Pinto (1996) sustenta que relativamente às questões de ordem pública, que, por disposição legal, devem ser conhecidas e decretadas até mesmo ex officio em qualquer tempo e grau de jurisdição (art. 267, § 3º), deve ser dispensado o requisito do prequestionamento, devendo o Superior Tribunal de Justiça conhecer dessas questões, evitando-se, assim, o trânsito em julgado da decisão viciada.

Acertada é a lição do autor, haja vista não ser razoável que, mesmo enxergando vício fundamental no acórdão recorrido, o STJ permita a perpetuação da nulidade. Desde que a matéria de ordem pública impeça o julgamento do mérito do recurso e, sendo esta evidente, passível de ser reconhecida sem necessidade de reexame de fatos ou de provas, a mesma deverá ser reconhecida em sede de recurso especial.
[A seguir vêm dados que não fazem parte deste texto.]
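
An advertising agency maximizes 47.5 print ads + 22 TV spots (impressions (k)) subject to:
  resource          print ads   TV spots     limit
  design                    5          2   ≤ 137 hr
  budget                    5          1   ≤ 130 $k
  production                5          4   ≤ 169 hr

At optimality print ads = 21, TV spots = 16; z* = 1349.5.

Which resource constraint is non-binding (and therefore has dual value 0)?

budget

design: 137/137 (binding)
budget: 121/130 (slack 9)
production: 169/169 (binding)
By complementary slackness, a constraint with positive slack has shadow price 0 → budget.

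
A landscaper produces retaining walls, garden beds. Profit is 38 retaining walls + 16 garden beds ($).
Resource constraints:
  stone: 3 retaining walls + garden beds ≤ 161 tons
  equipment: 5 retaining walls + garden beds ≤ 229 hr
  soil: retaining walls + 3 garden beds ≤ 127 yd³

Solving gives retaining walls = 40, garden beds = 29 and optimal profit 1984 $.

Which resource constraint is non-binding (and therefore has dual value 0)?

stone: 149/161 (slack 12)
equipment: 229/229 (binding)
soil: 127/127 (binding)
By complementary slackness, a constraint with positive slack has shadow price 0 → stone.

stone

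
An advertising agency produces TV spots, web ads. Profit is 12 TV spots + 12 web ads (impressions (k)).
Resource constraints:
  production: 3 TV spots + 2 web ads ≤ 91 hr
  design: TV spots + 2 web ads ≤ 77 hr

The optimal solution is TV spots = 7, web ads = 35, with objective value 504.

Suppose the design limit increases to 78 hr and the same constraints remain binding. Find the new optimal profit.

507

At the optimum: production uses 91 of 91 (binding); design uses 77 of 77 (binding).
Dual feasibility on the basic columns requires 3·y_production + 1·y_design = 12, 2·y_production + 2·y_design = 12.
→ y_production = 3 and y_design = 3.
Δz = y_design·Δb = 3 × (1) = 3, so new z* = 504 + 3 = 507.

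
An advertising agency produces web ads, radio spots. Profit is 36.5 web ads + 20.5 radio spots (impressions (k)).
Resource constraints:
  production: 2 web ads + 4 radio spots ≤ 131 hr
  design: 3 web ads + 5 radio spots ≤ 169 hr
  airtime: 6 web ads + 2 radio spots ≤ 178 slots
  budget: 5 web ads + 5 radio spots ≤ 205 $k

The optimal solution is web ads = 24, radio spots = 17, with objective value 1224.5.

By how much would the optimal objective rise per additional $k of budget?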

Após toda essa abordagem acerca do requisito do prequestionamento e suas diferentes concepções, verifica-se a existência de precedentes em todos os sentidos, o que causa enorme insegurança jurídica entre os jurisdicionados, que até hoje não sabem ao certo qual o entendimento prevalecente acerca do tema. Na dúvida, interpõem-se sempre embargos de declaração, o que acumula ainda mais o trabalho nos tribunais.

Por outro lado, a referida imprecisão facilita a utilização do instituto como mero elemento de contenção dos recursos, muitas vezes de forma ilegítima e desarrazoada.

Para concluir o presente tópico não se poderia deixar de citar a brilhante lição de Bueno (2002, p. 31-32)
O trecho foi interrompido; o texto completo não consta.